The chief obstacle to the foregoing centers about the compartment doors themselves which must fit the fronts of the individual compartments to fairly close tolerances. While the doors alone can readily be fabricated uniformly, yet it has proven difficult to provide sufficiently uniform openings at the fronts of the compartments with the consequence that the doors must be individually fitted by hand, not just once but often several times. There are several reasons for this. In the first place, the compartments are typically formed by a number of horizontal shelves between which are vertical partitions. The shelves are usually plate or sheet material so that their spacing and thickness determine the height of the doors.
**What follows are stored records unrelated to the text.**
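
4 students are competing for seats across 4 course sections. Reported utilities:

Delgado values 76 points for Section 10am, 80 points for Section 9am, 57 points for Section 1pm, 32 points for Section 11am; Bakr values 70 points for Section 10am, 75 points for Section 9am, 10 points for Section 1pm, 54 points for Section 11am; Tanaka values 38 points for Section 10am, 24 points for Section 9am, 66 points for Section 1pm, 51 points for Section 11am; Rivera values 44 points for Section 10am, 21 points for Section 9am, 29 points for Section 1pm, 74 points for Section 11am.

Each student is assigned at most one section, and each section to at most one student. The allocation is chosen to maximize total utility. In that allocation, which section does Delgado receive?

Treat this as an assignment problem: match each student to one section.
Optimal: Delgado→Section 10am (76 points), Bakr→Section 9am (75 points), Tanaka→Section 1pm (66 points), Rivera→Section 11am (74 points) — total 76+75+66+74 = 291 points.
Max-entry greedy (repeatedly take the single best remaining cell) gives 290 points, worse by 1.
Delgado's own top section is Section 9am (80 points), but forcing Delgado→Section 9am and reassigning the rest optimally gives only 290 points — worse by 1.

Delgado receives Section 10am.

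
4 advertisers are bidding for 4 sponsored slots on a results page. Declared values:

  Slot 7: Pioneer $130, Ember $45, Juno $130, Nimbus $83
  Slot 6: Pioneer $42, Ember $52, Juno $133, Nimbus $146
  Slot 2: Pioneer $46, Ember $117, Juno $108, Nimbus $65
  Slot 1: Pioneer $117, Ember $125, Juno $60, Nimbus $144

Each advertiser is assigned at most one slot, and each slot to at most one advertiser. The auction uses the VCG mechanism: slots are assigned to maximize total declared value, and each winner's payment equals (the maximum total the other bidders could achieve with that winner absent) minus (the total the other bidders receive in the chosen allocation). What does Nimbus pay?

Efficient allocation: Pioneer→Slot 7 ($130), Ember→Slot 2 ($117), Juno→Slot 6 ($133), Nimbus→Slot 1 ($144); total welfare W = $524.
Nimbus receives Slot 1 at value $144, so the others get W − 144 = $380.
Without Nimbus: best allocation of the remaining 3 bidders over all 4 slots is Pioneer→Slot 7 ($130), Ember→Slot 1 ($125), Juno→Slot 6 ($133), total $388.
VCG payment = (others' best without Nimbus) − (others' welfare with Nimbus) = 388 − 380 = $8.

Nimbus pays $8.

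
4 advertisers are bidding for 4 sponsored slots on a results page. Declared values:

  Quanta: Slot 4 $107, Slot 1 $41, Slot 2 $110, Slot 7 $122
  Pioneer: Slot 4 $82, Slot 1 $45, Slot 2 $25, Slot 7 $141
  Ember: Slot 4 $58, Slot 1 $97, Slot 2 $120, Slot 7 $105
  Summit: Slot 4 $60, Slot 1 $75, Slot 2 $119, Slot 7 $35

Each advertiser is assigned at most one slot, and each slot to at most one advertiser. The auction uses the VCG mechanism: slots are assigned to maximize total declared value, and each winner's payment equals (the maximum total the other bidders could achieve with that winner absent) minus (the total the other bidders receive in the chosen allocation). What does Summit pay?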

But the thickness of such material varies enough so that the height of the front openings of the compartments is not sufficiently uniform. Hence, each door must be fitted for height to its individual compartment.
In the second place, the doors are typically hinged to and strike against upright members which form front side edges of the compartments, the partitions which are normally sheet material extending rearwardly from the upright members. In order for the width of the compartments to be uniform, therefore, cross-sectional variations in the upright members must be minimal and their lateral spacing must be accurate. Then, usually, the hinge knuckles are separately applied to the doors and to the upright members requiring still more individual fitting. Complicating things further is the fact that after assembly of the shelves and partitions and the fitting of the doors, every thing is normally fastened together and to the outer housing by welds. The latter produce various distortions among the parts which in turn often affects the front openings of some of the compartments and thus their doors. Hence the latter doors again must be individually refitted. In short, a great deal of painstaking hand labor is typically required to achieve a satisfactory final fit of the doors, and since each door is individually fitted, interchangeability of doors is impossible.
The primary objects of the present invention are therefore to provide a safe deposit box nest construction and a method of accomplishing same in which the need for individual hand-fitting of the doors is eliminated and in which the number of parts necessary to construct nests of differing compartment size is reduced.